When we dehumanize people, as referring to them by their diagnosis tends to do, we make it easier to unconsciously treat them poorly. Stanley Milgram demonstrated that, given light environmental controls and encouragement, most people are willing to administer what they believe are life-threatening shocks to others – if they’re not in the same room. (See The Lucifer Effect and Moral Disengagement for more on Milgram’s experiments and the topic of dehumanization in general.) Though we don’t want to admit it, the more we fail to think and communicate about patients as real people with real fears, hopes, and aspirations, the easier we make it to discount them – and that’s the opposite of being in a relationship with them.
Leadership as Being in a Relationship
Joseph Rost laid out in Leadership for the Twenty-First Century how he believed all leadership is done in relationships – non-coercive relationships – and how everyone is a leader. Rather than believing there are two classes of people (separating people into us vs. them), Rost believed that all of us are in relationships with others and are capable of leading. The common thread is that the relationship is accomplished for a meaningful, mutual purpose. In healthcare, the well-being of the patient is a meaningful, mutual purpose.

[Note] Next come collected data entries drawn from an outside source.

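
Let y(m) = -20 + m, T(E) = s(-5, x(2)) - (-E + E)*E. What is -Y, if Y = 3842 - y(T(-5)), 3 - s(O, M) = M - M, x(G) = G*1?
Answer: -3859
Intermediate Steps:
x(G) = G
s(O, M) = 3 (s(O, M) = 3 - (M - M) = 3 - 1*0 = 3 + 0 = 3)
T(E) = 3 (T(E) = 3 - (-E + E)*E = 3 - 0*E = 3 - 1*0 = 3 + 0 = 3)
Y = 3859 (Y = 3842 - (-20 + 3) = 3842 - 1*(-17) = 3842 + 17 = 3859)
-Y = -1*3859 = -3859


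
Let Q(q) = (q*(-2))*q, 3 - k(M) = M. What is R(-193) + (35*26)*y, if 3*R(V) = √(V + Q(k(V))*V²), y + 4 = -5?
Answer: -8190 + I*√2861915361/3 ≈ -8190.0 + 17832.0*I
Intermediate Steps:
y = -9 (y = -4 - 5 = -9)
k(M) = 3 - M
Q(q) = -2*q² (Q(q) = (-2*q)*q = -2*q²)
R(V) = √(V - 2*V²*(3 - V)²)/3 (R(V) = √(V + (-2*(3 - V)²)*V²)/3 = √(V - 2*V²*(3 - V)²)/3)
R(-193) + (35*26)*y = √(-193 - 2*(-193)²*(-3 - 193)²)/3 + (35*26)*(-9) = √(-193 - 2*37249*(-196)²)/3 + 910*(-9) = √(-193 - 2*37249*38416)/3 - 8190 = √(-193 - 2861915168)/3 - 8190 = √(-2861915361)/3 - 8190 = (I*√2861915361)/3 - 8190 = I*√2861915361/3 - 8190 = -8190 + I*√2861915361/3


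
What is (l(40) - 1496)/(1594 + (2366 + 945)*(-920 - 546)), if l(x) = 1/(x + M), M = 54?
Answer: 140623/456119208 ≈ 0.00030830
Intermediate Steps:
l(x) = 1/(54 + x) (l(x) = 1/(x + 54) = 1/(54 + x))
(l(40) - 1496)/(1594 + (2366 + 945)*(-920 - 546)) = (1/(54 + 40) - 1496)/(1594 + (2366 + 945)*(-920 - 546)) = (1/94 - 1496)/(1594 + 3311*(-1466)) = (1/94 - 1496)/(1594 - 4853926) = -140623/94/(-4852332) = -140623/94*(-1/4852332) = 140623/456119208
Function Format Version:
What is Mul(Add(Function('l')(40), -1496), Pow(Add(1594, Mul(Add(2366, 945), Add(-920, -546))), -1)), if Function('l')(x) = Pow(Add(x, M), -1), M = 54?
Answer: Rational(140623, 456119208) ≈ 0.00030830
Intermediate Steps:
Function('l')(x) = Pow(Add(54, x), -1) (Function('l')(x) = Pow(Add(x, 54), -1) = Pow(Add(54, x), -1))
Mul(Add(Function('l')(40), -1496), Pow(Add(1594, Mul(Add(2366, 945), Add(-920, -546))), -1)) = Mul(Add(Pow(Add(54, 40), -1), -1496), Pow(Add(1594, Mul(Add(2366, 945), Add(-920, -546))), -1)) = Mul(Add(Pow(94, -1), -1496), Pow(Add(1594, Mul(3311, -1466)), -1)) = Mul(Add(Rational(1, 94), -1496), Pow(Add(1594, -4853926), -1)) = Mul(Rational(-140623, 94), Pow(-4852332, -1)) = Mul(Rational(-140623, 94), Rational(-1, 4852332)) = Rational(140623, 456119208)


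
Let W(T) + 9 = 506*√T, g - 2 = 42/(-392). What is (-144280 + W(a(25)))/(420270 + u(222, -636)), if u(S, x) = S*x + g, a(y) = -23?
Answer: -4040092/7814237 + 14168*I*√23/7814237 ≈ -0.51702 + 0.0086953*I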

Sometimes in leading recovery, the patient will lead, and other times, the nurse will lead. Sometimes, in healthcare organizations, the manager will be leading, and other times the nurse will be leading. Leading is, according to Rost, centrally focused on the ability to be in a relationship.
Most nurses recognize that their relationship with their patients, the ability to be with them at their times of such great vulnerability and need, is a sacred and privileged trust. This puts them in the position to lead the patient to better health – as non-coercively as possible.
Organizational Models
Relationship-Based Care spends a great deal of time investigating structural models of organization and approaches to how to deliver the best care. From the historically highly authoritative to the more collaborative approaches, the walk-through shows the progression from a very power-based approach to one that is more collaborative and focused on mutual relationships.
The concerns are addressed about how organizations can maintain consistency of delivery when the delivery is done in a more collaborative and relationship-driven way. The fact of the matter is providing professionals with more autonomy provides for better outcomes – when that autonomy works inside of a well-defined framework.
I’m reminded of Chris Lowney’s work, Heroic Leadership, and how the Jesuits learned which things couldn’t be adapted to fit a culture they were working with – and which could. This clarity about the things that were and weren’t negotiable made it possible to operate effectively in very different environments.
Reflection
Relationship-Based Care recommends reflection – and that’s important both at an individual level and at a level of process improvement. When we do institutional reflection like after-action reviews (see Lost Knowledge), more commonly seen as root cause analysis, systemic cause analysis, or morbidity and mortality meetings, we create the opportunity to learn from our mistakes and not repeat them.
Perhaps it’s worth some reflection to see if you are providing the best Relationship-Based Care.